Saturday, 25 December 2010

Lies and deceit, deceit and lies

It strikes me every year and, every year as I get more cynical, it strikes me with increasing force, that Christmas, this great time of faith, hope and love, is based on deceit.

There is the great deceit that we perpetrate upon our children, that a kindly old man with a red coat will come into their bedrooms when they are asleep and give them something wonderful to remember. I mean, weird or what? I recall being terrified of that old man and my parents having to reasssure me that he wasn't real at all, just a big fat lie.

And there are all the little "white" lies of the social occasions.

"Oh, it's lovely, you shouldn't have!" (It's horrible and I wish you hadn't)

"They're delicious, they really are, but I honestly couldn't manage another thing" (I wouldn't put another of those greasy things in my mouth if you paid me in ingots of solid gold)

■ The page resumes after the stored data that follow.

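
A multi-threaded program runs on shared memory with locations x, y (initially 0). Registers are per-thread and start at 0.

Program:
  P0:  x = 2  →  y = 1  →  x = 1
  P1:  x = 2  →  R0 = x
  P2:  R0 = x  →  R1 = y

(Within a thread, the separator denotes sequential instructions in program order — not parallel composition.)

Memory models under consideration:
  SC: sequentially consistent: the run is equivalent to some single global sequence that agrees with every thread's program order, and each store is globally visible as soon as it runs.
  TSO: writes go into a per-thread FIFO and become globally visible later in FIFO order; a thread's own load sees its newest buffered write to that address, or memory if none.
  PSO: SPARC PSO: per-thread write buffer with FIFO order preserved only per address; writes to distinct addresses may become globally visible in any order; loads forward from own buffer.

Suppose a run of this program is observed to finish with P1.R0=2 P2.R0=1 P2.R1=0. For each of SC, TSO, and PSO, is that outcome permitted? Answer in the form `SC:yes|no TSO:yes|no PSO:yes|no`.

SC:no TSO:no PSO:yes

outcome vector order: (P1.R0,P2.R0,P2.R1)
SC (10): 1/0/0, 1/0/1, 1/1/1, 1/2/0, 1/2/1, 2/0/0, 2/0/1, 2/1/1, 2/2/0, 2/2/1
TSO (10): 1/0/0, 1/0/1, 1/1/1, 1/2/0, 1/2/1, 2/0/0, 2/0/1, 2/1/1, 2/2/0, 2/2/1
PSO (12): 1/0/0, 1/0/1, 1/1/0, 1/1/1, 1/2/0, 1/2/1, 2/0/0, 2/0/1, 2/1/0, 2/1/1, 2/2/0, 2/2/1
target 2/1/0 ∈ {PSO}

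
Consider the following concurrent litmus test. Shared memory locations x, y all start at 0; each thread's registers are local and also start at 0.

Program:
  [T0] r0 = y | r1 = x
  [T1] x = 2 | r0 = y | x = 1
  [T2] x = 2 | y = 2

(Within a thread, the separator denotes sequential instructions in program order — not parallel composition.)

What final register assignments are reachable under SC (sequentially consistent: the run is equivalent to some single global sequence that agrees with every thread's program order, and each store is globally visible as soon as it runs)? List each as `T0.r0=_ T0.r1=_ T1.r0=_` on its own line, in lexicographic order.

T0.r0=0 T0.r1=0 T1.r0=0
T0.r0=0 T0.r1=0 T1.r0=2
T0.r0=0 T0.r1=1 T1.r0=0
T0.r0=0 T0.r1=1 T1.r0=2
T0.r0=0 T0.r1=2 T1.r0=0
T0.r0=0 T0.r1=2 T1.r0=2
T0.r0=2 T0.r1=1 T1.r0=0
T0.r0=2 T0.r1=1 T1.r0=2
T0.r0=2 T0.r1=2 T1.r0=0
T0.r0=2 T0.r1=2 T1.r0=2

outcome vector order: (T0.r0,T0.r1,T1.r0)
|SC outcomes| = 10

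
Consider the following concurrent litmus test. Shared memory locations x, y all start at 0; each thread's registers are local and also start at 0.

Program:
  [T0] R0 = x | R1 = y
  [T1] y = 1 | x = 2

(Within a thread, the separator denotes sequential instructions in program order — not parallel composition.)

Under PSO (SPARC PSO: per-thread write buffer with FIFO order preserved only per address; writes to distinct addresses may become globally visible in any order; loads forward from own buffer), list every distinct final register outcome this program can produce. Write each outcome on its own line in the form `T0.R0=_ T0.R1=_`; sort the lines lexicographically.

outcome vector order: (T0.R0,T0.R1)
|PSO outcomes| = 4

T0.R0=0 T0.R1=0
T0.R0=0 T0.R1=1
T0.R0=2 T0.R1=0
T0.R0=2 T0.R1=1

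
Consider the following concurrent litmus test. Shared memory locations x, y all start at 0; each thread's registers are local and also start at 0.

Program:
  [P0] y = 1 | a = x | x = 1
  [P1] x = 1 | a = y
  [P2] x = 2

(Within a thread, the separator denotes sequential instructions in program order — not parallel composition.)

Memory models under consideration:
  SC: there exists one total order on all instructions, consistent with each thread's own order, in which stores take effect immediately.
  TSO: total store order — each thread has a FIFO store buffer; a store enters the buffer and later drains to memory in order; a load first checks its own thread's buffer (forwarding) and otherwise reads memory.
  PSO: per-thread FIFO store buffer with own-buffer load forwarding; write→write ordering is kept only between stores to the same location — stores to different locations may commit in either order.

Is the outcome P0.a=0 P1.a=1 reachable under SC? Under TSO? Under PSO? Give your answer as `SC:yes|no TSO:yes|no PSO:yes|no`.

outcome vector order: (P0.a,P1.a)
SC: 5 outcomes — {(0,1); (1,0); (1,1); (2,0); (2,1)}
TSO: 6 outcomes — {(0,0); (0,1); (1,0); (1,1); (2,0); (2,1)}
PSO: 6 outcomes — {(0,0); (0,1); (1,0); (1,1); (2,0); (2,1)}
target (0,1) ∈ {SC,TSO,PSO}

SC:yes TSO:yes PSO:yes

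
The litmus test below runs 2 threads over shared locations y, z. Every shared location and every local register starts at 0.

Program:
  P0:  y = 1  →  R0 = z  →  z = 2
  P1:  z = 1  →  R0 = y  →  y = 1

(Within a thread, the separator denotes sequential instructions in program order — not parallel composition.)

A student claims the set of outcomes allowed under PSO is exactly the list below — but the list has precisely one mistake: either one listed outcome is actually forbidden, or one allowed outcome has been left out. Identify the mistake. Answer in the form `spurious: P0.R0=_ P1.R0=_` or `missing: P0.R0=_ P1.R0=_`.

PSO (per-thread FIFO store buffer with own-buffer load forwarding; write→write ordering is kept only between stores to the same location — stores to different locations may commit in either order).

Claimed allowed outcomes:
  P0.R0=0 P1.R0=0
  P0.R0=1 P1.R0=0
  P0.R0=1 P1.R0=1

outcome vector order: (P0.R0,P1.R0)
[PSO] allowed = {<0 0> <0 1> <1 0> <1 1>}
PSO∖claimed = {<0 1>}

missing: P0.R0=0 P1.R0=1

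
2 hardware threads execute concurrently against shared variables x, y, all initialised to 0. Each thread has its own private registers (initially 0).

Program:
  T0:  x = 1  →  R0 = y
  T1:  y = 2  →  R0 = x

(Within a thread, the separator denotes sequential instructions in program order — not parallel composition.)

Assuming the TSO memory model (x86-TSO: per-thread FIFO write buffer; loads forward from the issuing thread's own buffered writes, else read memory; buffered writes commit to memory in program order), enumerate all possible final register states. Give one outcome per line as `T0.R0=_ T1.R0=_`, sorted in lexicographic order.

T0.R0=0 T1.R0=0
T0.R0=0 T1.R0=1
T0.R0=2 T1.R0=0
T0.R0=2 T1.R0=1

outcome vector order: (T0.R0,T1.R0)
|TSO outcomes| = 4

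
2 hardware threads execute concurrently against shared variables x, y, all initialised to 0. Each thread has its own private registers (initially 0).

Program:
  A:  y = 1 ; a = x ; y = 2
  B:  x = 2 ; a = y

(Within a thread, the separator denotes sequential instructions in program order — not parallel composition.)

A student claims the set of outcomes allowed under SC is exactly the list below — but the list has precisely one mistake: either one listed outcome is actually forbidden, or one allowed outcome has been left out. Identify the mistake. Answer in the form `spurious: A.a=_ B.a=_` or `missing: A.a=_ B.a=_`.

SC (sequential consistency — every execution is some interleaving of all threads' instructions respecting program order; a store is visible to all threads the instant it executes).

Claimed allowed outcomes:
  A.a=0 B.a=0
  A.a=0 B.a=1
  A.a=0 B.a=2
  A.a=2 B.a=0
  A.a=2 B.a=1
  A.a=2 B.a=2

spurious: A.a=0 B.a=0

outcome vector order: (A.a,B.a)
SC: 5 outcomes — {01; 02; 20; 21; 22}
claimed∖SC = {00}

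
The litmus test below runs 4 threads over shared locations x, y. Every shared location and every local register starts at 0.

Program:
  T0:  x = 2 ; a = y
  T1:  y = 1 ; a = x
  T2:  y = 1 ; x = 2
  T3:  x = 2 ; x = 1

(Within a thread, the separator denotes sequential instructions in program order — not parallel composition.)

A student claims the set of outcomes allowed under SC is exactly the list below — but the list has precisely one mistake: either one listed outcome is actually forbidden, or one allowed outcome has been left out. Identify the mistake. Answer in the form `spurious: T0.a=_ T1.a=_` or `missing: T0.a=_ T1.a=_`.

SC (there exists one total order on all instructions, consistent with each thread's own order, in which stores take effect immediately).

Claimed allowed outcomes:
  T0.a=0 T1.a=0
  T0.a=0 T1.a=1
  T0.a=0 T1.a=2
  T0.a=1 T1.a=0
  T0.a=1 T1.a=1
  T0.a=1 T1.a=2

outcome vector order: (T0.a,T1.a)
SC: 5 outcomes — {0/1; 0/2; 1/0; 1/1; 1/2}
claimed∖SC = {0/0}

spurious: T0.a=0 T1.a=0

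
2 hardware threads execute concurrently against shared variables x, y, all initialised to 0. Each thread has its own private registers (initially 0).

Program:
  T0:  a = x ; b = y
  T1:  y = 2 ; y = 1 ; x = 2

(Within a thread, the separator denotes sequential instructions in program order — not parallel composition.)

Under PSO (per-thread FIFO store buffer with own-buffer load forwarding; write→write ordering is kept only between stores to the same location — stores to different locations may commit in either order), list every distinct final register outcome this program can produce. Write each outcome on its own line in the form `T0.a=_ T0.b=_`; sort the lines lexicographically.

T0.a=0 T0.b=0
T0.a=0 T0.b=1
T0.a=0 T0.b=2
T0.a=2 T0.b=0
T0.a=2 T0.b=1
T0.a=2 T0.b=2

outcome vector order: (T0.a,T0.b)
|PSO outcomes| = 6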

"We'd love to pop round but I'm afraid we can't" (Thank heavens)

I don't think I lie as much all year as I lie at Christmas, one way or another. What a lovely family time it is.

Sunday, 19 December 2010

Tins

I was in Morrisons yesterday and saw - tins of fried onions.

Who on earth, if they wanted fried onions, wouldn't fry an onion but would open a tin instead?

And what normal person would think of putting fried onions into tins in the first place?

Tuesday, 7 December 2010

Socks, and, Trollope

Just to reassure all you eager readers - yes, I am still alive. Cold, grumpy, but not quite dead yet. Miserable in the cold weather, can't get warm, wearing vests, socks over tights inside boots, scarf indoors. Eating too many biscuits for comfort and putting on weight. Last winter's best trousers are too tight to wear. Found a lovely pair in John Lewis yesterday, warm and lined and nice, and £125 marked down to £50. Tried them on and Husband said they made me look fat. No, they didn't make me look fat, I am fat. Didn't buy them. Hate Husband. Hate myself.

Borrowed Trollope from the library tonight, the first of the six Barsetshire novels. Reading Trollope is for old people, it's about the last thing you do before you die.

And it isn't even the shortest day yet.